We know a minimum must exist by Weierstrass's theorem. This is because $Z := \{(a, b, c) \in \mathbb R ^3\mid a, b, c \geq 0, a^2 + b^2 + c^2 = 3\}$ is a closed bounded set and $P$ is continuous on $Z$.

Write $$P(a,b,c) = S_1 + S_2 \tag{1}$$
where $S_1 :=ab + bc + \dfrac{3}{2} + ac + \dfrac{3}{a + b + c}$ and $S_2 :=2ac - \dfrac{3}{2}$. Note that $S_1$ is symmetric.
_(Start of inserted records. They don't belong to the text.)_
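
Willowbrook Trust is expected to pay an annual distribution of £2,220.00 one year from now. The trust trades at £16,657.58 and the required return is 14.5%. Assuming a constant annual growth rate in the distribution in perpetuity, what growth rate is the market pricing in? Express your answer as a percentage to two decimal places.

P = D₁/(r−g) ⇒ g = r − D₁/P = 0.145 − £2,220.00/£16,657.58 = 0.011727

1.17%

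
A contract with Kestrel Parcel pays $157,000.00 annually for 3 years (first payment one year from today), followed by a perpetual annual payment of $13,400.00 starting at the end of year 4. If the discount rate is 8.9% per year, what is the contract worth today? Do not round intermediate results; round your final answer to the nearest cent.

PV of 3-year annuity: $157,000.00 × [1 − (1+0.089)^−3] / 0.089 = 398122.60880
Perpetuity value at year 3: $13,400.00 / 0.089 = 150561.79775
PV of perpetuity: 150561.79775 / (1+0.089)^3 = 116581.90630
Total PV = 398122.60880 + 116581.90630 = 514704.51510

$514704.52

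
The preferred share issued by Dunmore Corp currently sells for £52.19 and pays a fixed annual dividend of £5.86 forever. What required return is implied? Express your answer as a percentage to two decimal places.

P = C/r ⇒ r = C/P = £5.86/£52.19 = 0.112282

11.23%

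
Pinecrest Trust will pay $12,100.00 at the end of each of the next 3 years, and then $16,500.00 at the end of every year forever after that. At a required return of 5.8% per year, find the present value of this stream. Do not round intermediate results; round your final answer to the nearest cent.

$272677.85

PV of 3-year annuity: $12,100.00 × [1 − (1+0.058)^−3] / 0.058 = 32463.49978
Perpetuity value at year 3: $16,500.00 / 0.058 = 284482.75862
PV of perpetuity: 284482.75862 / (1+0.058)^3 = 240214.34983
Total PV = 32463.49978 + 240214.34983 = 272677.84961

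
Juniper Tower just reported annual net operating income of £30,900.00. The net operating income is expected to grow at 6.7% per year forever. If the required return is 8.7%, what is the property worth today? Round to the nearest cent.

£1648515.00

D₁ = D₀ × (1 + g) = £30,900.00 × 1.067 = £32,970.3000
Growing perpetuity: P = D₁ / (r − g) = £32,970.3000 / (0.087 − 0.067) = £1,648,515.00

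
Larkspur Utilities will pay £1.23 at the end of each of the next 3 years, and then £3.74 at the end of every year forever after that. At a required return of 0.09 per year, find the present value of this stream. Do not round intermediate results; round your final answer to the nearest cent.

PV of 3-year annuity: £1.23 × [1 − (1+0.09)^−3] / 0.09 = 3.11349
Perpetuity value at year 3: £3.74 / 0.09 = 41.55556
PV of perpetuity: 41.55556 / (1+0.09)^3 = 32.08851
Total PV = 3.11349 + 32.08851 = 35.20201

£35.20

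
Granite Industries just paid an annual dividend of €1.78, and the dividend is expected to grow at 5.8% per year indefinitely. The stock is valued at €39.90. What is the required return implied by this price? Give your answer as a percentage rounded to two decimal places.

10.52%

D₁ = €1.78 × 1.058 = €1.8832
P = D₁/(r − g) ⇒ r = D₁/P + g = €1.8832/€39.90 + 0.058 = 0.047199 + 0.058 = 0.105199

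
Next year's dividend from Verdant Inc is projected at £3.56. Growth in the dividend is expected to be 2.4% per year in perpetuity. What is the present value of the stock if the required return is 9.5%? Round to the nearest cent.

Growing perpetuity: P = D₁ / (r − g) = £3.5600 / (0.095 − 0.024) = £50.14

£50.14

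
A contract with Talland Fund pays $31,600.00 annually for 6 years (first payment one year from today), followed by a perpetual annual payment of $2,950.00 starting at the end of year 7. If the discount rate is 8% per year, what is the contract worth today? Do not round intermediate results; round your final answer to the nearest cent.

$169320.50

PV of 6-year annuity: $31,600.00 × [1 − (1+0.08)^−6] / 0.08 = 146082.99738
Perpetuity value at year 6: $2,950.00 / 0.08 = 36875.00000
PV of perpetuity: 36875.00000 / (1+0.08)^6 = 23237.50499
Total PV = 146082.99738 + 23237.50499 = 169320.50237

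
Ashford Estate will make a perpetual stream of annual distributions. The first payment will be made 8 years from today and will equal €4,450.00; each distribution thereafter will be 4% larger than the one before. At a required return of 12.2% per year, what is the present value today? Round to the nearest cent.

€24243.55

Value at end of year 7: C₁ / (r − g) = €4,450.00 / (0.122 − 0.04) = €54,268.2927
Discount to today: PV = €54,268.2927 / (1 + 0.122)^7 = €54,268.2927 / 2.238463 = €24,243.55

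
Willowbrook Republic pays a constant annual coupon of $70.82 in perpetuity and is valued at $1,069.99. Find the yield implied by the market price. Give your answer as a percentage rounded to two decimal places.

P = C/r ⇒ r = C/P = $70.82/$1,069.99 = 0.066188

6.62%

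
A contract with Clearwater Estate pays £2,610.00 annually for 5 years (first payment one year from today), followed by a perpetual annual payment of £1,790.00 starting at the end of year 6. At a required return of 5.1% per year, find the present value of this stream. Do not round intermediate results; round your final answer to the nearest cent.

PV of 5-year annuity: £2,610.00 × [1 − (1+0.051)^−5] / 0.051 = 11268.76578
Perpetuity value at year 5: £1,790.00 / 0.051 = 35098.03922
PV of perpetuity: 35098.03922 / (1+0.051)^5 = 27369.65195
Total PV = 11268.76578 + 27369.65195 = 38638.41774

£38638.42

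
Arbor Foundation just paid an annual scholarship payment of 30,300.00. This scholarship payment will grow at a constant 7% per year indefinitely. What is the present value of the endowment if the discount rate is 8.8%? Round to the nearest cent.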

The choice of $\dfrac{3}{2}$ will be clear should you read on.

If it is possible to simultaneously minimise $S_1$ and $S_2$ (with given constraints), then their sum will be the minimum value of $P$. Let us try to minimise $S_1$.

Plugging $bc = \dfrac{1}{2}(b+c)^2 - \dfrac{3}{2} + \dfrac{a^2}{2}$ into $S_1$ yields
$$ S_1 = \dfrac{1}{2}(b+c)^2 + (b + c) a + \frac{3}{(b + c) + a} + \dfrac{a^2}{2},$$
or with $x := b + c$,
\begin{align}
\begin{split}
S_1(x, a) &= \dfrac{1}{2} x^2 + a\, x + \frac{3}{x + a} + \dfrac{a^2}{2} = \\
 &= \dfrac{1}{2} (x + a)^2 + \dfrac{3}{x + a} = \\
 &= \dfrac{1}{2} z^2 + \dfrac{3}{z}.
\end{split}
\tag{2}
\end{align}

*

*We are left with the problem of minimising $S_1(z)$ wrt $z$ when $z \geq \sqrt 3$ (because $z^2 \geq a^2 + b^2 + c^2$).


*The derivative with respect to $z$ is $z - \dfrac{3}{z^2}$. This is positive if $z > \sqrt[3]{3}$. So $S_1$ is increasing for $z \geq \sqrt[3]{3}$ and we should pick $z_0 := \sqrt 3$ if we can (choosing $z_0 := \sqrt[3]{3}$ is not possible because $\sqrt[3]{3} < \sqrt 3$).
If one moves up the chain, we have $z_0 = x_0 + a_0 = a_0 + b_0 + c_0 = \sqrt 3$. And we see it is possible to choose $a_0 := \sqrt 3$ and $b_0 := c_0 := 0$ to obtain $z_0 = \sqrt 3$, thus minimising $S_1$. By picking $c_0 = 0$, $S_2$ is minimised as well, so we are done. In conclusion, the minimum value of $P$, subject to given constraints, is $\sqrt 3$. It is obtained at, for example, $(a_0, b_0, c_0) = (\sqrt 3, 0, 0)$.